1893–1946 · Nazi leader

Hermann Göring was one of the most powerful figures of Nazi Germany — a decorated First World War flying ace who became Adolf Hitler's chosen successor before falling from favor in the regime's final collapse.

Born
1893
Died
1946
Known for
Nazi leader

Hermann Göring was one of the most powerful figures of Nazi Germany — a decorated First World War flying ace who became Adolf Hitler's chosen successor before falling from favor in the regime's final collapse. Born in Bavaria, he won fame as a fighter pilot in the Great War, commanding the famed squadron once led by the Red Baron.

Embittered by Germany's defeat, Göring joined the Nazi Party early and was wounded in the failed 1923 Munich putsch. As Hitler rose to power, Göring rose with him, accumulating a dizzying array of offices: president of the Reichstag, head of the Luftwaffe, chief of the Four-Year economic plan, and founder of the Gestapo. Flamboyant, vain, and corrupt, he amassed vast wealth and a notorious collection of looted art.

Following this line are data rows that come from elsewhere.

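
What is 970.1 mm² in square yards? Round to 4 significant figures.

0.001160 yd²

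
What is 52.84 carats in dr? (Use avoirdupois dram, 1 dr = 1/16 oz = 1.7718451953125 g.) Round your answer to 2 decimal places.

5.96 dr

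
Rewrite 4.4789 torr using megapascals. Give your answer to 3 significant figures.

1 torr = 0.000133322 MPa.
Then 4.4789 × 0.000133322 ≈ 0.000597 MPa.

0.000597 MPa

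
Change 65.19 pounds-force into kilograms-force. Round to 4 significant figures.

29.57 kilograms-force

1 pound-force = 0.453592 kgf.
Then 65.19 × 0.453592 ≈ 29.57 kgf.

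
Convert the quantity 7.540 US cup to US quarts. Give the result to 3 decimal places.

1.885 US qt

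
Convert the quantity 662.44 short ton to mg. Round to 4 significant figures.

1 short ton = 9.07185 × 10^8 milligrams.
Thus 662.44 × 9.07185 × 10^8 ≈ 6.010 × 10^11 mg.

6.010 × 10^11 mg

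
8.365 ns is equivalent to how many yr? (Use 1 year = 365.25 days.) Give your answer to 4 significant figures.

2.651e-16 yr

1 nanosecond = 3.16881e-17 yr.
So 8.365 × 3.16881e-17 ≈ 2.651e-16 yr.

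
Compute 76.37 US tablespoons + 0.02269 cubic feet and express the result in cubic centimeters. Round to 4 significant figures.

76.37 US tbsp = 1129.27 cm³ and 0.02269 ft³ = 642.509 cm³.
1129.27 + 642.509 ≈ 1772 cm³.

1772 cubic centimeters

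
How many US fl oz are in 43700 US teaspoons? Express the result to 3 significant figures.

1 US tsp = 0.166667 US fl oz.
43700 × 0.166667 ≈ 7280 US fl oz.

7280 US fluid ounces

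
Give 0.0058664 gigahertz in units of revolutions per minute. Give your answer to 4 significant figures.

1 GHz = 6.00000 × 10^10 rpm.
Thus 0.0058664 × 6.00000 × 10^10 ≈ 3.520 × 10^8 rpm.

3.520 × 10^8 revolutions per minute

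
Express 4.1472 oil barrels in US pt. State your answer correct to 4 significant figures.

1393 US pt

1 oil barrel = 336.000 US pints.
Thus 4.1472 × 336.000 ≈ 1393 US pt.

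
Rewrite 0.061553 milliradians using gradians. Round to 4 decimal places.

0.0039 gradians

1 milliradian = 0.0636620 grad.
0.061553 × 0.0636620 ≈ 0.0039 grad.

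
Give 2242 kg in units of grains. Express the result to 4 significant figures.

3.460e+7 grains

1 kilogram = 15432.4 grains.
Thus 2242 × 15432.4 ≈ 3.460e+7 gr.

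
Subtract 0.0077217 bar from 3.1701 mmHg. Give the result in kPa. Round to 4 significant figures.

3.1701 mmHg = 0.422645 kPa and 0.0077217 bar = 0.772170 kPa.
0.422645 − 0.772170 ≈ -0.3495 kPa.

-0.3495 kilopascals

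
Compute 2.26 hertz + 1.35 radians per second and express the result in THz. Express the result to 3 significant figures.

2.47e-12 THz

2.26 Hz = 2.26000e-12 THz and 1.35 rad/s = 2.14859e-13 THz.
2.26000e-12 + 2.14859e-13 ≈ 2.47e-12 THz.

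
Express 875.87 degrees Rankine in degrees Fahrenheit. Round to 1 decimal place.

°R = °F + 459.67.
Applying the formula gives 416.2 °F.

416.2 degrees Fahrenheit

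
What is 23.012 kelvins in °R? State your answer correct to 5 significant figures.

41.422 °R

°R = K × 9/5.
Applying the formula gives 41.422 °R.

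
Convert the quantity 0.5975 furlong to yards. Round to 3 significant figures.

131 yd

1 furlong = 220.000 yards.
0.5975 × 220.000 ≈ 131 yd.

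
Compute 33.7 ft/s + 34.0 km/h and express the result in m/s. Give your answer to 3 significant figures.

19.7 m/s

33.7 ft/s = 10.2718 m/s and 34.0 km/h = 9.44444 m/s.
10.2718 + 9.44444 ≈ 19.7 m/s.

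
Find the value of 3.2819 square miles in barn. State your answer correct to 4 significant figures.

8.500e+34 barn

1 mi² = 2.58999e+34 barn.
3.2819 × 2.58999e+34 ≈ 8.500e+34 barn.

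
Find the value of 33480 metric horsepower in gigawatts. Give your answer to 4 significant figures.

1 metric horsepower = 7.35499e-7 GW.
Thus 33480 × 7.35499e-7 ≈ 0.02462 GW.

0.02462 GW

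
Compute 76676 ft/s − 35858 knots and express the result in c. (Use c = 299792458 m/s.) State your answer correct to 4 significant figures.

1.642 × 10^-5 times the speed of light

76676 ft/s = 7.79567 × 10^-5 c and 35858 kn = 6.15324 × 10^-5 c.
7.79567 × 10^-5 − 6.15324 × 10^-5 ≈ 1.642 × 10^-5 c.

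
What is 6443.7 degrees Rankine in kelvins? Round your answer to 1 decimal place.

3579.8 kelvins

°R = K × 9/5.
Applying the formula gives 3579.8 K.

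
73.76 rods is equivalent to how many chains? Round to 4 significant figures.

18.44 chain

1 rod = 0.250000 chain.
Thus 73.76 × 0.250000 ≈ 18.44 chain.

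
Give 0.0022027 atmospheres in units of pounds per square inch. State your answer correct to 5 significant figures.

0.032371 pounds per square inch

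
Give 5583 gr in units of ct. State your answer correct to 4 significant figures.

1 grain = 0.323995 carats.
Then 5583 × 0.323995 ≈ 1809 ct.

1809 ct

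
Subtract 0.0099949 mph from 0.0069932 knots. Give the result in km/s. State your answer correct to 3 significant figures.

0.0069932 kn = 3.59761e-6 km/s and 0.0099949 mph = 4.46812e-6 km/s.
3.59761e-6 − 4.46812e-6 ≈ -8.71e-7 km/s.

-8.71e-7 km/s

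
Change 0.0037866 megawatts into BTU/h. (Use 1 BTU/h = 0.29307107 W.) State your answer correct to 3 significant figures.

12900 BTU/h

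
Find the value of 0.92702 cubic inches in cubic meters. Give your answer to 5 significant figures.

1 cubic inch = 1.63871e-5 cubic meters.
So 0.92702 × 1.63871e-5 ≈ 1.5191e-5 m³.

1.5191e-5 cubic meters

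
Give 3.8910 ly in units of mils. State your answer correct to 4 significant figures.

1 ly = 3.72470 × 10^20 mil.
Then 3.8910 × 3.72470 × 10^20 ≈ 1.449 × 10^21 mil.

1.449 × 10^21 mil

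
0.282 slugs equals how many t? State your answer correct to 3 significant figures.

0.00412 t

1 slug = 0.0145939 t.
Then 0.282 × 0.0145939 ≈ 0.00412 t.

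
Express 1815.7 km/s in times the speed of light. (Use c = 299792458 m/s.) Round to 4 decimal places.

0.0061 c

1 kilometer per second = 3.33564 × 10^-6 c.
1815.7 × 3.33564 × 10^-6 ≈ 0.0061 c.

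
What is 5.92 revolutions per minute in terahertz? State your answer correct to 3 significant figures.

9.87e-14 terahertz

1 rpm = 1.66667e-14 terahertz.
Then 5.92 × 1.66667e-14 ≈ 9.87e-14 THz.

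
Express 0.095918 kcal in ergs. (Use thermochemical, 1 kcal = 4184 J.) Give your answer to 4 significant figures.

4.013e+9 erg

1 kcal = 4.18400e+10 erg.
0.095918 × 4.18400e+10 ≈ 4.013e+9 erg.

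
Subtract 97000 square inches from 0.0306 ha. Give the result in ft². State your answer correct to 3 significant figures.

0.0306 ha = 3293.76 ft² and 97000 in² = 673.611 ft².
3293.76 − 673.611 ≈ 2620 ft².

2620 square feet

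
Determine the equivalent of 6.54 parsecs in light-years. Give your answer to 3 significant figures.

21.3 ly

1 pc = 3.26156 ly.
Then 6.54 × 3.26156 ≈ 21.3 ly.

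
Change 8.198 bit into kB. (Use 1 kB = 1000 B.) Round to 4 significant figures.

1 bit = 0.000125000 kB.
So 8.198 × 0.000125000 ≈ 0.001025 kB.

0.001025 kilobytes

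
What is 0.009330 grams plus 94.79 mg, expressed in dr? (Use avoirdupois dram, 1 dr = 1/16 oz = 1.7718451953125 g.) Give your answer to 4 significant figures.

0.009330 g = 0.00526570 dr and 94.79 mg = 0.0534979 dr.
0.00526570 + 0.0534979 ≈ 0.05876 dr.

0.05876 dr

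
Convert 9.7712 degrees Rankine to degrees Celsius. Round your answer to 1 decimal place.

-267.7 °C

°R = (°C + 273.15) × 9/5.
Applying the formula gives -267.7 °C.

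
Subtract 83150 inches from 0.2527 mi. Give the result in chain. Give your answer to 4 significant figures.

0.2527 mi = 20.2160 chain and 83150 in = 104.987 chain.
20.2160 − 104.987 ≈ -84.77 chain.

-84.77 chains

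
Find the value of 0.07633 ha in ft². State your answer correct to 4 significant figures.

8216 ft²

1 hectare = 107639 ft².
Thus 0.07633 × 107639 ≈ 8216 ft².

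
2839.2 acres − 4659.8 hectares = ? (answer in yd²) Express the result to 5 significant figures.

2839.2 acre = 1.37417e+7 yd² and 4659.8 ha = 5.57307e+7 yd².
1.37417e+7 − 5.57307e+7 ≈ -4.1989e+7 yd².

-4.1989e+7 square yards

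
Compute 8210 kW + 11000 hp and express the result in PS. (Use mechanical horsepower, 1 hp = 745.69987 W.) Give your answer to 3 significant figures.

22300 metric horsepower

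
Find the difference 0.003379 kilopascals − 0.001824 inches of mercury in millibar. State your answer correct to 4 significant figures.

-0.02798 mbar

0.003379 kPa = 0.0337900 mbar and 0.001824 inHg = 0.0617677 mbar.
0.0337900 − 0.0617677 ≈ -0.02798 mbar.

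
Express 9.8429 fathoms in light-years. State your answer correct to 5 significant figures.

1 fathom = 1.93304 × 10^-16 light-years.
So 9.8429 × 1.93304 × 10^-16 ≈ 1.9027 × 10^-15 ly.

1.9027 × 10^-15 light-years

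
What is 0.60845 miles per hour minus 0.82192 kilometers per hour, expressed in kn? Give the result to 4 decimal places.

0.0849 kn

0.60845 mph = 0.528729 kn and 0.82192 km/h = 0.443801 kn.
0.528729 − 0.443801 ≈ 0.0849 kn.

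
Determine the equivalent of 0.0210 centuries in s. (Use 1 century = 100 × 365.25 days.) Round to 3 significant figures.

6.63e+7 seconds

1 century = 3.15576e+9 s.
0.0210 × 3.15576e+9 ≈ 6.63e+7 s.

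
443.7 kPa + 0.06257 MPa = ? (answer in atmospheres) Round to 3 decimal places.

4.996 atm

443.7 kPa = 4.37898 atm and 0.06257 MPa = 0.617518 atm.
4.37898 + 0.617518 ≈ 4.996 atm.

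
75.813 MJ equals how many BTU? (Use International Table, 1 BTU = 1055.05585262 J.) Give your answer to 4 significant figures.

71860 BTU

1 megajoule = 947.817 British thermal units.
So 75.813 × 947.817 ≈ 71860 BTU.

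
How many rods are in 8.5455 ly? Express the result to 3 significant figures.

1 light-year = 1.88116 × 10^15 rod.
8.5455 × 1.88116 × 10^15 ≈ 1.61 × 10^16 rod.

1.61 × 10^16 rod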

At the height of his power Göring was designated Hitler's heir, and the Luftwaffe he built dominated the skies in the early campaigns of the Second World War. But its failures — in the Battle of Britain and at Stalingrad — discredited him, and he lost Hitler's confidence and sank into drug addiction.

In the war's last days Hitler stripped him of his offices for attempting to assume power. Captured by the Allies, Göring was the highest-ranking Nazi tried at Nuremberg, where he mounted a defiant defense before being convicted and sentenced to hang. He cheated the executioner by swallowing a cyanide capsule on the eve of his execution in 1946.